When Billy Hunter says that "collective bargaining has completely broken down" it's easy to believe.
The union is lawyering up. The league is lawyering up. The players will not be shoved around and are willing to walk away from vast piles of cash to prove it.
David Stern has an enormous collection of scary phrases at his disposal, and he rummaged through them to come up with "the nuclear winter of the NBA."
The idea of these two parties sharing a conference table and ironing out their difference seems foreign.
But that's precisely what will happen and here's why:
The two sides are incredibly close to a deal. The fight is over things that -- compared to what has been agreed to -- are trivial.
NBA has billions in revenues -- more than just the $4 billion that makes up basketball-related income (BRI). The league drives further value to broadcasters, corporate partners and the like. There are big economic forces in play, and they all prefer that the league be operational and driving those revenues.
The players are losing huge amounts of money that they won't ever get back, even if they get everything in their last proposal.
The money-losing hardline owners can complicate things. But their influence would seem to be finite now that the league and players have traded offers at 50 percent of BRI for active players. More revenue sharing is on the way. Barring a vast new effort by owners to get players to knuckle under -- an effort by the way, that would undermine the league's claims of bargaining in good faith -- the relief for those owners would seem to be set. In other words, the increased money the owners want is not on the table anyway.
The strident agents had a big hammer over Billy Hunter and the union. If they decertified the union, the union would disband and Hunter would lose his salary. By disclaiming the union, the Hunter has removed the agents' ability to affect things much. Now agents will have to exercise their influence through their clients, presumably by having them named as plaintiffs.

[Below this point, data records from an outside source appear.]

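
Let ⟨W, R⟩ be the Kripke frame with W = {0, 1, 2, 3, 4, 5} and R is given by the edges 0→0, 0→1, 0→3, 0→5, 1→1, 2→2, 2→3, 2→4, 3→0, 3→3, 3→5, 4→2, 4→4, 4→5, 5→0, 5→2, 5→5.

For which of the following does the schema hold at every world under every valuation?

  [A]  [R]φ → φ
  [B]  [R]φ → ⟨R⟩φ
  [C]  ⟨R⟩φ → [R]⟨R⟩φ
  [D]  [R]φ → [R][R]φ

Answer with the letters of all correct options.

A, B

R is reflexive: each world relates to itself.
R is not transitive: 0 R 5 and 5 R 2 but not 0 R 2.
R is not euclidean: 0 R 1 and 0 R 0 but not 1 R 0.
R is serial: every world has an R-successor.
(A) [R]φ → φ is axiom T, which corresponds to reflexivity. R is reflexive — valid.
(B) [R]φ → ⟨R⟩φ is axiom D; it is valid on a frame exactly when R is serial. R is serial, so valid.
(C) ⟨R⟩φ → [R]⟨R⟩φ is axiom 5, which corresponds to the euclidean property. R is not euclidean — not valid.
(D) [R]φ → [R][R]φ is axiom 4; it is valid on a frame exactly when R is transitive. R is not transitive, so not valid.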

It would be an understatement to say the NBA anticipated this move. Indeed, they filed a lawsuit in August predicting it. That suit, however, has no chance of winning a new CBA for the league. Instead it is designed to minimize the leverage players could gain from such a move. In other words, the NBA always expected this as a negotiating tool, not as a permanent shift in the nature of the debate.
Seeing an antitrust matter all the way through to its final resolution could take years, costing players $6 billion or more in salary if it lasts three years. It makes little sense that this would be the players' plan. On Monday their new attorney, David Boies, seemed to confirm that the players envision a quicker resolution. He said that his clients were not going to seek an injuction because that would take a long time and "what the players are focusing on right now is what is the fastest way to get this resolved." Similarly, Derek Fisher says "we continue to want to get to work, to get back to work, to negotiate, but that process has broken down."
There is no other way for it to end. Even if the process does reach the point where a judge makes a ruling, the judge is still not going to write a new agreement to govern the operation of the NBA. That will be negotiated sooner or later, as all parties involved know.